The sun shone as she sat stroking a puppy on the step. The others  gathered around. They wanted to hear her story again. “Tell us  about when the Master came here to Tyre.” The growing Christian  community hungered for stories about Jesus. 

“The difficulty started when I was four—my arms and legs began  to twitch. Sometimes, I blacked out. My mother began to moan, ‘Oh  no, the demon wants her!’ My older brother had writhed and died  when that same demon had arrived. I was scared. 

“One day, my mother saw a group of Jewish men visiting the city.  She glimpsed Jesus the healer. She called out to him, ‘Have pity on  me, Lord, Son of David! My daughter is tormented by a demon.’ The  men ignored her. She knew that she didn’t belong there. But she really  loved me. Her heart ached from the grief that she might lose me, too.  ‘Send her away,’ a man grunted. Jesus didn’t. At that moment, my  mother said her heart swelled with hope. Maybe? Could the mercy  of the God of Israel extend even north of the border? 

“Hope and love made my mother persist. She would not give up.  She fell to her knees and cried out, ‘Help me, sir!’ 

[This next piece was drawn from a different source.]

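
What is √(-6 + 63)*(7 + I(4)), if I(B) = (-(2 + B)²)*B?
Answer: -137*√57 ≈ -1034.3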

She said that she’ll never forget how gently Jesus said, ‘It is not  right to take the children’s bread and give it to the puppies.’ She  felt the Holy Spirit swell up within her: “Even the little dogs eat the  scraps under the table!” Jesus was astonished. His face shone as he  looked her in the eye. At that moment I was healed! Until the day  she died, she told everyone about God’s mercy toward me. And she  seemed to take in every stray puppy in the city.” 

Consider/Discuss 

  • Think of a time when you persisted in prayer. What was it that made you  keep asking? 
  • How is the mercy of God greater than any of our expectations? Where  have you experienced that mercy? 

Living and Praying with the Word 

God of mercy, be gracious to us. We know that none of us deserve  your love. Yet we hope in you. You gather people from all over the  world to rejoice in you. In solidarity with the scared and the forlorn,  the outcast and the refugee, we praise you for always loving us.  Together, bring us to your holy mountain and reconcile this world  that you have made.